Egan heavily critiques Spencer’s ideas, and says that they didn’t work in the 20s and don’t work now.  The reason is that these child-centered theories are based on faulty psychological research, as exemplified by the uber-famous educational idol Jean Piaget, whose theories of development in children Egan believes are too fixed in the stages they trace.  Instead — and here’s where I’m getting a little fuzzy on the argument — Egan thinks that children don’t have set steps in a developmental progression; the cognitive development process is much more complex — with new knowledge we receive actually shaping our minds and influencing what we’re able to learn next.

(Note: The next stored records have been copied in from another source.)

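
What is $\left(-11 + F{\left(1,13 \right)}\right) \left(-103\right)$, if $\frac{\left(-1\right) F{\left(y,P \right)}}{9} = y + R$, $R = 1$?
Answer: $2987$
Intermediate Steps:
$F{\left(y,P \right)} = -9 - 9 y$ ($F{\left(y,P \right)} = - 9 \left(y + 1\right) = - 9 \left(1 + y\right) = -9 - 9 y$)
$\left(-11 + F{\left(1,13 \right)}\right) \left(-103\right) = \left(-11 - 18\right) \left(-103\right) = \left(-29\right) \left(-103\right) = 2987$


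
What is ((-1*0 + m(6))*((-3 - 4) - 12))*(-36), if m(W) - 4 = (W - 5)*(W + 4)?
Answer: 9576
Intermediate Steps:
m(W) = 4 + (-5 + W)*(4 + W) (m(W) = 4 + (W - 5)*(W + 4) = 4 + (-5 + W)*(4 + W))
((-1*0 + m(6))*((-3 - 4) - 12))*(-36) = ((-1*0 + (-16 + 6**2 - 1*6))*((-3 - 4) - 12))*(-36) = ((0 + (-16 + 36 - 6))*(-7 - 12))*(-36) = ((0 + 14)*(-19))*(-36) = (14*(-19))*(-36) = -266*(-36) = 9576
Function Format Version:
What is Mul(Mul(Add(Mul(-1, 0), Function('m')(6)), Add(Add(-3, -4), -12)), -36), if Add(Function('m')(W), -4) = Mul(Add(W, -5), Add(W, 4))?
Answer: 9576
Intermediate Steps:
Function('m')(W) = Add(4, Mul(Add(-5, W), Add(4, W))) (Function('m')(W) = Add(4, Mul(Add(W, -5), Add(W, 4))) = Add(4, Mul(Add(-5, W), Add(4, W))))
Mul(Mul(Add(Mul(-1, 0), Function('m')(6)), Add(Add(-3, -4), -12)), -36) = Mul(Mul(Add(Mul(-1, 0), Add(-16, Pow(6, 2), Mul(-1, 6))), Add(Add(-3, -4), -12)), -36) = Mul(Mul(Add(0, Add(-16, 36, -6)), Add(-7, -12)), -36) = Mul(Mul(Add(0, 14), -19), -36) = Mul(Mul(14, -19), -36) = Mul(-266, -36) = 9576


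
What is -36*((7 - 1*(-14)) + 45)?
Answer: -2376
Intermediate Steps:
-36*((7 - 1*(-14)) + 45) = -36*((7 + 14) + 45) = -36*(21 + 45) = -36*66 = -2376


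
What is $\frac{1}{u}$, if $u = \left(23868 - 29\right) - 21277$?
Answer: $\frac{1}{2562} \approx 0.00039032$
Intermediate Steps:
$u = 2562$ ($u = 23839 - 21277 = 2562$)
$\frac{1}{u} = \frac{1}{2562}$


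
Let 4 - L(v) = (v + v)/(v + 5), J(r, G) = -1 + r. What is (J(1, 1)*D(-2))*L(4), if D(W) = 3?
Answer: 0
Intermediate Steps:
L(v) = 4 - 2*v/(5 + v) (L(v) = 4 - (v + v)/(v + 5) = 4 - 2*v/(5 + v))
(J(1, 1)*D(-2))*L(4) = ((-1 + 1)*3)*(2*(10 + 4)/(5 + 4)) = (0*3)*(2*14/9) = 0*(2*(1/9)*14) = 0*(28/9) = 0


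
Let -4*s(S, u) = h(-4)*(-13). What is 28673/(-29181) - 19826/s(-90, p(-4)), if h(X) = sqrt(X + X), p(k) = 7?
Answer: -28673/29181 + 19826*I*sqrt(2)/13 ≈ -0.98259 + 2156.8*I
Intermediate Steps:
h(X) = sqrt(2)*sqrt(X) (h(X) = sqrt(2*X) = sqrt(2)*sqrt(X))
s(S, u) = 13*I*sqrt(2)/2 (s(S, u) = -sqrt(2)*sqrt(-4)*(-13)/4 = -sqrt(2)*(2*I)*(-13)/4 = -2*I*sqrt(2)*(-13)/4 = -(-13)*I*sqrt(2)/2 = 13*I*sqrt(2)/2)
28673/(-29181) - 19826/s(-90, p(-4)) = 28673/(-29181) - 19826*(-I*sqrt(2)/13) = 28673*(-1/29181) - (-19826)*I*sqrt(2)/13 = -28673/29181 + 19826*I*sqrt(2)/13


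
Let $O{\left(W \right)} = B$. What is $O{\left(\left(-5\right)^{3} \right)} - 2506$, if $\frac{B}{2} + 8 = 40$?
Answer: $-2442$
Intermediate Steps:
$B = 64$ ($B = -16 + 2 \cdot 40 = -16 + 80 = 64$)
$O{\left(W \right)} = 64$
$O{\left(\left(-5\right)^{3} \right)} - 2506 = 64 - 2506 = -2442$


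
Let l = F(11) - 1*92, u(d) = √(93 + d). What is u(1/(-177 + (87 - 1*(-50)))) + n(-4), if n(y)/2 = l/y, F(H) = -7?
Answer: 99/2 + √37190/20 ≈ 59.142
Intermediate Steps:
l = -99 (l = -7 - 1*92 = -7 - 92 = -99)
n(y) = -198/y (n(y) = 2*(-99/y) = -198/y)
u(1/(-177 + (87 - 1*(-50)))) + n(-4) = √(93 + 1/(-177 + (87 - 1*(-50)))) - 198/(-4) = √(93 + 1/(-177 + (87 + 50))) - 198*(-¼) = √(93 + 1/(-177 + 137)) + 99/2 = √(93 + 1/(-40)) + 99/2 = √(93 - 1/40) + 99/2 = √(3719/40) + 99/2 = √37190/20 + 99/2 = 99/2 + √37190/20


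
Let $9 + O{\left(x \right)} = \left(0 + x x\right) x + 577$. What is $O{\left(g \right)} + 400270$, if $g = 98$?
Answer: $1342030$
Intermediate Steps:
$O{\left(x \right)} = 568 + x^{3}$ ($O{\left(x \right)} = -9 + \left(\left(0 + x x\right) x + 577\right) = -9 + \left(\left(0 + x^{2}\right) x + 577\right) = -9 + \left(x^{2} x + 577\right) = -9 + \left(x^{3} + 577\right) = -9 + \left(577 + x^{3}\right) = 568 + x^{3}$)
$O{\left(g \right)} + 400270 = \left(568 + 98^{3}\right) + 400270 = \left(568 + 941192\right) + 400270 = 941760 + 400270 = 1342030$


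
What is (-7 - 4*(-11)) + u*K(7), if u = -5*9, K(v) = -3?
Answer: 172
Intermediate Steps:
u = -45
(-7 - 4*(-11)) + u*K(7) = (-7 - 4*(-11)) - 45*(-3) = (-7 + 44) + 135 = 37 + 135 = 172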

Egan cites an interesting example: rote memorization of poetry.  Progressives believe this sort of learning is at best ineffective, and at worst cruel and destructive of the creative spirit.  Fine — I’ve heard this argument before from other traditionalists. But Egan thinks that having more information, such as a poem, stored in one’s mind actually allows one to think about the world in a new way.  Having words and even metaphors at one’s disposal actually shapes the way you see the world, and how and what you learn in the future. So . . . memorization is actually good.

The Upshot

If I’m not explaining this well, it’s because a lot of the second half of the book definitely got pretty technical, diving into areas of psychology and cognitive science that I’m not familiar with.  It was a lot to digest, and I’m probably not doing it justice.  

What I did take away from this book though was the primacy of Herbert Spencer.  I’m interested in learning more and perhaps reading his work for myself. The way Egan tells it, John Dewey was really echoing the ideas of Spencer, but Dewey, an American and an open-hearted democratic reformer, was the one who American school reformers latched onto, rather than the dead British elitist Spencer.  

It seems to me that it’s hard to understand American education without understanding John Dewey.  This book did a great job of showing where exactly Dewey came from, and of fitting the progressive movement he is best known for in historical context.  

I enjoyed it.  I’ll be back for a reread soon.